Beluga whales join noise research project

Beluga whales join noise research project

13 July 2015

A two-week research expedition in the White Sea to study the physiological and behavioural reactions of beluga whales to the sounds of geological exploration work ended on 5 July.


During the experiment, the scientists recorded their reactions to an audio recording of seismic exploration sounds under different conditions.


“We tried to move the experiment to study the impact of noise on beluga whales that we conduct in laboratory conditions at the Utrish sea station of the Russian Academy of Sciences Institute of Ecology and Evolution to an open sea area, where the animals live in conditions similar to a natural environment, albeit in captivity,” Dmitry Glazov, the head of the expedition, a lead engineer at the Severtsov Institute of Ecology and Evolution and the deputy director of the Beluga, the White Whale programme, said.


Specialists from the institute and geologists from the Centre of Marine Studies, as well as Moscow State University’s White Sea Biological Station, went to the township of Nilmoguba, where two white whales, Varvara and Mikhei, live at the Arctic Circle Dive Centre’s spacious enclosure. Both whales were caught at different times in the Sea of Okhotsk. Trainers from the White Sea Ecological Centre are presently preparing them for work in a dolphinarium.
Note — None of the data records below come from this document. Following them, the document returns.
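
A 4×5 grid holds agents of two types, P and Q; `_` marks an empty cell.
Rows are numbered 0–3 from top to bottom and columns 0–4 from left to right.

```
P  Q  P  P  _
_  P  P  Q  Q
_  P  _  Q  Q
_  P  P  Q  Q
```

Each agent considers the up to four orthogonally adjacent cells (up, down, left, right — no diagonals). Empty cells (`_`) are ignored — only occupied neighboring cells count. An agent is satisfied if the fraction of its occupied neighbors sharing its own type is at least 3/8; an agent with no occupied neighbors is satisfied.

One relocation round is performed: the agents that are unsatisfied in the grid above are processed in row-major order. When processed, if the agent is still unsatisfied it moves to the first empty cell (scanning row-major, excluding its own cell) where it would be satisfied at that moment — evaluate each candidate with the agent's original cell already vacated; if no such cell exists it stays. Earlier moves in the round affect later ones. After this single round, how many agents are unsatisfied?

Initially unsatisfied (in order): (0,0), (0,1).
  (0,0) → (0,4).
  (0,1) → (0,0).
Resulting grid:
Q _ P P P
_ P P Q Q
_ P _ Q Q
_ P P Q Q
All satisfied now.

0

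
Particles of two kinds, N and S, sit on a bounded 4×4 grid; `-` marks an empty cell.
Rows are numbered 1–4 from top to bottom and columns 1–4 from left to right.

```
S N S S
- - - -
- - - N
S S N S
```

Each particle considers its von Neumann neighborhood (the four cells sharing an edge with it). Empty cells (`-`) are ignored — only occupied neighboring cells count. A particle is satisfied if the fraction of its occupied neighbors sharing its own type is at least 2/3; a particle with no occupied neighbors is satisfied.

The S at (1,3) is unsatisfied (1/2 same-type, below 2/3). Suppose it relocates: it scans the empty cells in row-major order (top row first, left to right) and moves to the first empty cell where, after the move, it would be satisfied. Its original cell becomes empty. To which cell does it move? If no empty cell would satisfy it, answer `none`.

Vacating (1,3). Empty cells in order:
  (2,1): 1/1 same-type → satisfied — stop here.

(2,1)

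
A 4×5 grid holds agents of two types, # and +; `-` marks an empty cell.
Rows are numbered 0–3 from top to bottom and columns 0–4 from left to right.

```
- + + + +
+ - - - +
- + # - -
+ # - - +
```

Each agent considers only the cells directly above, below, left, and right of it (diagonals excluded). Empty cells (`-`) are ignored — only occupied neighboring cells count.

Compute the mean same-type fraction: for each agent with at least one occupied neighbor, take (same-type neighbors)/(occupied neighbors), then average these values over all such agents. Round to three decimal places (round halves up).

0.556

(0,1)+ 1/1
(0,2)+ 2/2
(0,3)+ 2/2
(0,4)+ 2/2
(1,0)+ — no occupied neighbors
(1,4)+ 1/1
(2,1)+ 0/2
(2,2)# 0/1
(3,0)+ 0/1
(3,1)# 0/2
(3,4)+ — no occupied neighbors
Sum over 9 agents: 1/1 + 2/2 + 2/2 + 2/2 + 1/1 + 0/2 + 0/1 + 0/1 + 0/2 = 5; mean = 5 ÷ 9 = 5/9 = 0.555555… → 0.556.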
During the experiment, the researchers sought to identify critical noise intensity values for the animals’ reactions.


“We selected sounds of the intensity that do not deafen the belugas, but at the same time are tangible enough to provoke a response from them,” the expedition head said. The sounds used in the experiment were dozens and even hundreds of times lower than those made during the course of oil and gas exploration work or explosive works.


To study the beluga whales’ behavioural and physiological changes, the scientists observed their movements in the water and their breathing pauses before, during and after the experiment.


“This time, we did not have an opportunity to take a blood test to determine their stress level or check their heartbeat because our new wireless sensors are still undergoing trials at the Utrish station,” he said. A graph was made recording changes in the animals’ breathing in response to seismic exploration sounds.


The researchers plan to continue the experiment.


“To make meaningful conclusions, we first need to gather statistical material with more animals and more experiments in different conditions,” Glazov said.